Passing of a Feminist Icon

Newsletter Jan - Apr 2006

When we talk to young adult college-going women or women in their early twenties from urban India today who were educated in elite schools, and come from financially better off families, a series of questions and arguments crop up time and again - ‘Why are you talking so vehemently about freedom and equality for women? Isn’t it already here? We have freedom to choose what we want to do, how we want to dress. We do not feel oppressed or downtrodden. Why do women like you keep harping on absence of equality?!’

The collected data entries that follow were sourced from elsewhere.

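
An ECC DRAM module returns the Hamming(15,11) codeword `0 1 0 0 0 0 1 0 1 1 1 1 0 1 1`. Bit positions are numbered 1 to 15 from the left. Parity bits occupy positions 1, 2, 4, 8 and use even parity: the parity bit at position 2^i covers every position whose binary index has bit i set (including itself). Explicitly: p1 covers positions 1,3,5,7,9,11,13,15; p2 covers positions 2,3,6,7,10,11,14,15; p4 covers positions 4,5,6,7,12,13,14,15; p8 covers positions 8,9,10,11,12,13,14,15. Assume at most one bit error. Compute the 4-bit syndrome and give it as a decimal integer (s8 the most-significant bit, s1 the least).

0

s1: b1⊕b3⊕b5⊕b7⊕b9⊕b11⊕b13⊕b15 = 0⊕0⊕0⊕1⊕1⊕1⊕0⊕1 = 0
s2: b2⊕b3⊕b6⊕b7⊕b10⊕b11⊕b14⊕b15 = 1⊕0⊕0⊕1⊕1⊕1⊕1⊕1 = 0
s4: b4⊕b5⊕b6⊕b7⊕b12⊕b13⊕b14⊕b15 = 0⊕0⊕0⊕1⊕1⊕0⊕1⊕1 = 0
s8: b8⊕b9⊕b10⊕b11⊕b12⊕b13⊕b14⊕b15 = 0⊕1⊕1⊕1⊕1⊕0⊕1⊕1 = 0
Syndrome (s8...s1) = 0000 → position 0 (no error).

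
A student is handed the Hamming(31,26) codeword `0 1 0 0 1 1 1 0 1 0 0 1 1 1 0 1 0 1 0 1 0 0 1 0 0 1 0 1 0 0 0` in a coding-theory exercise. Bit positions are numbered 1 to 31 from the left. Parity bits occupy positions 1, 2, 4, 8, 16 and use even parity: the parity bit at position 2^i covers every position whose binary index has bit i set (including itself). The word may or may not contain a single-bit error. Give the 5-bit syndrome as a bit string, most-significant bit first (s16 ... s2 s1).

00111

s1: b1⊕b3⊕b5⊕b7⊕b9⊕b11⊕b13⊕b15⊕b17⊕b19⊕b21⊕b23⊕b25⊕b27⊕b29⊕b31 = 0⊕0⊕1⊕1⊕1⊕0⊕1⊕0⊕0⊕0⊕0⊕1⊕0⊕0⊕0⊕0 = 1
s2: b2⊕b3⊕b6⊕b7⊕b10⊕b11⊕b14⊕b15⊕b18⊕b19⊕b22⊕b23⊕b26⊕b27⊕b30⊕b31 = 1⊕0⊕1⊕1⊕0⊕0⊕1⊕0⊕1⊕0⊕0⊕1⊕1⊕0⊕0⊕0 = 1
s4: b4⊕b5⊕b6⊕b7⊕b12⊕b13⊕b14⊕b15⊕b20⊕b21⊕b22⊕b23⊕b28⊕b29⊕b30⊕b31 = 0⊕1⊕1⊕1⊕1⊕1⊕1⊕0⊕1⊕0⊕0⊕1⊕1⊕0⊕0⊕0 = 1
s8: b8⊕b9⊕b10⊕b11⊕b12⊕b13⊕b14⊕b15⊕b24⊕b25⊕b26⊕b27⊕b28⊕b29⊕b30⊕b31 = 0⊕1⊕0⊕0⊕1⊕1⊕1⊕0⊕0⊕0⊕1⊕0⊕1⊕0⊕0⊕0 = 0
s16: b16⊕b17⊕b18⊕b19⊕b20⊕b21⊕b22⊕b23⊕b24⊕b25⊕b26⊕b27⊕b28⊕b29⊕b30⊕b31 = 1⊕0⊕1⊕0⊕1⊕0⊕0⊕1⊕0⊕0⊕1⊕0⊕1⊕0⊕0⊕0 = 0
Syndrome (s16...s1) = 00111 → position 7.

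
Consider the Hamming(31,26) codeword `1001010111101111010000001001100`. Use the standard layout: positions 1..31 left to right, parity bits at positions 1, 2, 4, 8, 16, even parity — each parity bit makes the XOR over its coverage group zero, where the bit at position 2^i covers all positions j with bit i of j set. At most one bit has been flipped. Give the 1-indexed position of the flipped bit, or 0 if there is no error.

21

s1: b1⊕b3⊕b5⊕b7⊕b9⊕b11⊕b13⊕b15⊕b17⊕b19⊕b21⊕b23⊕b25⊕b27⊕b29⊕b31 = 1⊕0⊕0⊕0⊕1⊕1⊕1⊕1⊕0⊕0⊕0⊕0⊕1⊕0⊕1⊕0 = 1
s2: b2⊕b3⊕b6⊕b7⊕b10⊕b11⊕b14⊕b15⊕b18⊕b19⊕b22⊕b23⊕b26⊕b27⊕b30⊕b31 = 0⊕0⊕1⊕0⊕1⊕1⊕1⊕1⊕1⊕0⊕0⊕0⊕0⊕0⊕0⊕0 = 0
s4: b4⊕b5⊕b6⊕b7⊕b12⊕b13⊕b14⊕b15⊕b20⊕b21⊕b22⊕b23⊕b28⊕b29⊕b30⊕b31 = 1⊕0⊕1⊕0⊕0⊕1⊕1⊕1⊕0⊕0⊕0⊕0⊕1⊕1⊕0⊕0 = 1
s8: b8⊕b9⊕b10⊕b11⊕b12⊕b13⊕b14⊕b15⊕b24⊕b25⊕b26⊕b27⊕b28⊕b29⊕b30⊕b31 = 1⊕1⊕1⊕1⊕0⊕1⊕1⊕1⊕0⊕1⊕0⊕0⊕1⊕1⊕0⊕0 = 0
s16: b16⊕b17⊕b18⊕b19⊕b20⊕b21⊕b22⊕b23⊕b24⊕b25⊕b26⊕b27⊕b28⊕b29⊕b30⊕b31 = 1⊕0⊕1⊕0⊕0⊕0⊕0⊕0⊕0⊕1⊕0⊕0⊕1⊕1⊕0⊕0 = 1
Syndrome (s16...s1) = 10101 → position 21.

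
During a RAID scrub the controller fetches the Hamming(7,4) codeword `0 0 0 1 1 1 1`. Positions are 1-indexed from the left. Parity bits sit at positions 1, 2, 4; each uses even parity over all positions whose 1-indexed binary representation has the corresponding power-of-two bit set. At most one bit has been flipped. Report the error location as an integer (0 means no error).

s1: b1⊕b3⊕b5⊕b7 = 0⊕0⊕1⊕1 = 0
s2: b2⊕b3⊕b6⊕b7 = 0⊕0⊕1⊕1 = 0
s4: b4⊕b5⊕b6⊕b7 = 1⊕1⊕1⊕1 = 0
Syndrome (s4...s1) = 000 → position 0 (no error).

0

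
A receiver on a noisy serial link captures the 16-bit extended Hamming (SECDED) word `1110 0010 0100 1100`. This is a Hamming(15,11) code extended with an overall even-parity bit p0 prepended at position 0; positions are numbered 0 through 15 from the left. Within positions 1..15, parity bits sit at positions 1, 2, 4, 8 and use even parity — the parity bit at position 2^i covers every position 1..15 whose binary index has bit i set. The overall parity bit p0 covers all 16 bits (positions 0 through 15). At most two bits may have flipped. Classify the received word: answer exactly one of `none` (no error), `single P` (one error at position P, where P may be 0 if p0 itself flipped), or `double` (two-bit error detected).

single 13

s1: b1⊕b3⊕b5⊕b7⊕b9⊕b11⊕b13⊕b15 = 1⊕0⊕0⊕0⊕1⊕0⊕1⊕0 = 1
s2: b2⊕b3⊕b6⊕b7⊕b10⊕b11⊕b14⊕b15 = 1⊕0⊕1⊕0⊕0⊕0⊕0⊕0 = 0
s4: b4⊕b5⊕b6⊕b7⊕b12⊕b13⊕b14⊕b15 = 0⊕0⊕1⊕0⊕1⊕1⊕0⊕0 = 1
s8: b8⊕b9⊕b10⊕b11⊕b12⊕b13⊕b14⊕b15 = 0⊕1⊕0⊕0⊕1⊕1⊕0⊕0 = 1
Syndrome (s8...s1) = 1101 → position 13.
Overall parity (XOR of all 16 bits, including p0): 1⊕1⊕1⊕0⊕0⊕0⊕1⊕0⊕0⊕1⊕0⊕0⊕1⊕1⊕0⊕0 = 1
Overall=1, syndrome position=13 → single-bit error at position 13.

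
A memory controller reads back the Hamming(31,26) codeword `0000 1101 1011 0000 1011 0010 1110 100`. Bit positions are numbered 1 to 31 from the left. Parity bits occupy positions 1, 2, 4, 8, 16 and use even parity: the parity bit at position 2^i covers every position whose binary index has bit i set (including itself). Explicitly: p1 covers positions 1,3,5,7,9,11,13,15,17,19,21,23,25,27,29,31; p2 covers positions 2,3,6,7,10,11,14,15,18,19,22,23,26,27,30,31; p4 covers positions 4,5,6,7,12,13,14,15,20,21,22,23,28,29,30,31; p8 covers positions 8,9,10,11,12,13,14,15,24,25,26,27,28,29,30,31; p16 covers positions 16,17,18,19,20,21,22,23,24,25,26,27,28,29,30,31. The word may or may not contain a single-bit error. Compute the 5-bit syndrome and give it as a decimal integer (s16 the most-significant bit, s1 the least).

1

s1: b1⊕b3⊕b5⊕b7⊕b9⊕b11⊕b13⊕b15⊕b17⊕b19⊕b21⊕b23⊕b25⊕b27⊕b29⊕b31 = 0⊕0⊕1⊕0⊕1⊕1⊕0⊕0⊕1⊕1⊕0⊕1⊕1⊕1⊕1⊕0 = 1
s2: b2⊕b3⊕b6⊕b7⊕b10⊕b11⊕b14⊕b15⊕b18⊕b19⊕b22⊕b23⊕b26⊕b27⊕b30⊕b31 = 0⊕0⊕1⊕0⊕0⊕1⊕0⊕0⊕0⊕1⊕0⊕1⊕1⊕1⊕0⊕0 = 0
s4: b4⊕b5⊕b6⊕b7⊕b12⊕b13⊕b14⊕b15⊕b20⊕b21⊕b22⊕b23⊕b28⊕b29⊕b30⊕b31 = 0⊕1⊕1⊕0⊕1⊕0⊕0⊕0⊕1⊕0⊕0⊕1⊕0⊕1⊕0⊕0 = 0
s8: b8⊕b9⊕b10⊕b11⊕b12⊕b13⊕b14⊕b15⊕b24⊕b25⊕b26⊕b27⊕b28⊕b29⊕b30⊕b31 = 1⊕1⊕0⊕1⊕1⊕0⊕0⊕0⊕0⊕1⊕1⊕1⊕0⊕1⊕0⊕0 = 0
s16: b16⊕b17⊕b18⊕b19⊕b20⊕b21⊕b22⊕b23⊕b24⊕b25⊕b26⊕b27⊕b28⊕b29⊕b30⊕b31 = 0⊕1⊕0⊕1⊕1⊕0⊕0⊕1⊕0⊕1⊕1⊕1⊕0⊕1⊕0⊕0 = 0
Syndrome (s16...s1) = 00001 → position 1.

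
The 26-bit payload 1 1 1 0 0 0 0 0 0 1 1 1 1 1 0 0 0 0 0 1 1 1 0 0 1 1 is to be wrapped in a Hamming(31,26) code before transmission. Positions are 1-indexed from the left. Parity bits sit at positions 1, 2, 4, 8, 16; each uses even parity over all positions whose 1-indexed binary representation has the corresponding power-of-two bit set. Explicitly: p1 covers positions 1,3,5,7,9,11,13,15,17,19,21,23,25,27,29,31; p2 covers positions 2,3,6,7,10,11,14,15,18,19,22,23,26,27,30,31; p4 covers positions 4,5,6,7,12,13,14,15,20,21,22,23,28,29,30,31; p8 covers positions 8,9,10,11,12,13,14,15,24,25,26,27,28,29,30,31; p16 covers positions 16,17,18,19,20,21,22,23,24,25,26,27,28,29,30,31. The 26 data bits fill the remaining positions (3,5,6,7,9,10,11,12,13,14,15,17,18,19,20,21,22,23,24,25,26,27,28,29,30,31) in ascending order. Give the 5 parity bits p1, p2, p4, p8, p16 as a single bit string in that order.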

Whatever answers we tend to provide most of these women are not satisfied. They think the women’s movement has no relevance any longer. We have not had the opportunity to ask these women for their opinion about ‘freedom’ and ‘equality’ after a ten-year period if they marry and have children! But from anecdotal experience, we see that many of these women feel the pressure of ‘adjusting’ in the marital home, some of them have to let go their careers and the frustration from that decision takes its toll, the upbringing of children keeps them so occupied despite having servants in the house that they lose touch with the outside world. In any case they certainly miss the freedom they had when they were young! It is the ‘problem with no name’ – that Betty Friedan articulated in her path-breaking work, The Feminine Mystique.

Betty Friedan, celebrated author, activist and pioneer of the women’s liberation movement, who died on 4th February 2006 on her 85th birthday, would have certainly smiled at these young women and said ‘Wait until you are in your 40s, your children are grown up and then tell me what you think.’

Betty Friedan published The Feminine Mystique in 1963 when she had just crossed 40! The origin of how the book came about is interesting and certainly useful for the women we were referring to above. Friedan used to work as a journalist and she quit her job after marriage. When her children were grown up, she felt listless as a housewife. She tried to find out what her women friends from college were doing and how they were feeling about their lives. The feeling of ‘things were not going well’ was shared by many. After rounds of informal discussions, questionnaires and interviews she wrote the famous book.

The Feminine Mystique revolutionised the lives of many women in the United States. Many women younger than Betty Friedan read the book and suddenly realised what was wrong with their lives. They took it upon themselves to change. Many people believe that Friedan not only provided leadership but brought the feminist movement to the front stage in the U.S. It was a beginning of modern-day feminist movement. For the purposes of bringing women together she founded ‘National Organization for Women’ (NOW) ( in 1966, she was also its first president. In her later life Friedan went on to establish many more organisations such as National Women’s Political Caucus.

Friedan wrote many more books later in her life. Fountain of Age, It Changed My Life: Writings on the Women’s Movement, Life So Far, The Second Stage. In 1993 Friedan attacked ageism in ‘The Fountain of Age’, highlighting how older people are stereotyped and treated.

With the publication of The Second Stage in 1981 she was criticised about changing her feminist stand. She argued that working with men is the way forward for the women’s movement as she considered preservation of families extremely crucial. On the backdrop of her resistance to include lesbians as a part of the women’s movement these opinions of hers were considered provocative and controversial. She braved the criticism. With passage of time, she appeared more outdated and the reasons were manifold. One, from the very beginning her focus in women’s liberation movement was on women like her: straight, white, middle and upper class housewives. It was important to bring those women into the fold of the feminist movement, and she did an exceptional job of it by providing leadership. However, she was not up to date with the other issues which were gaining equal prominence in the women’s movement with the passing years - the issues of class, racism and sexual orientation. In the beginning for making the women’s liberation movement more acceptable in the society, she thought it was better to focus on women with heterosexual preferences, and avoid talking about women with other sexual preferences. However, over the years she could not change her understanding sufficiently to move towards an inclusive contemporary feminist politics.

One of her friends of 30 years standing, Alida Brill, describes her as a ‘mapmaker’ - somebody who began to draw maps, however imperfect. She says ‘Early maps are never perfect. They have errors, omit essential places, and warn of mythical dragons. And some continents depicted turn out not to exist at all. Yet, lacking such early chartings, we would drift without any direction at all.’ Thus, despite her limitations in the worldview of feminism as we see and understand it today, Friedan has her own place in the women’s liberation movement and she needs to be duly acknowledged for her rightful place.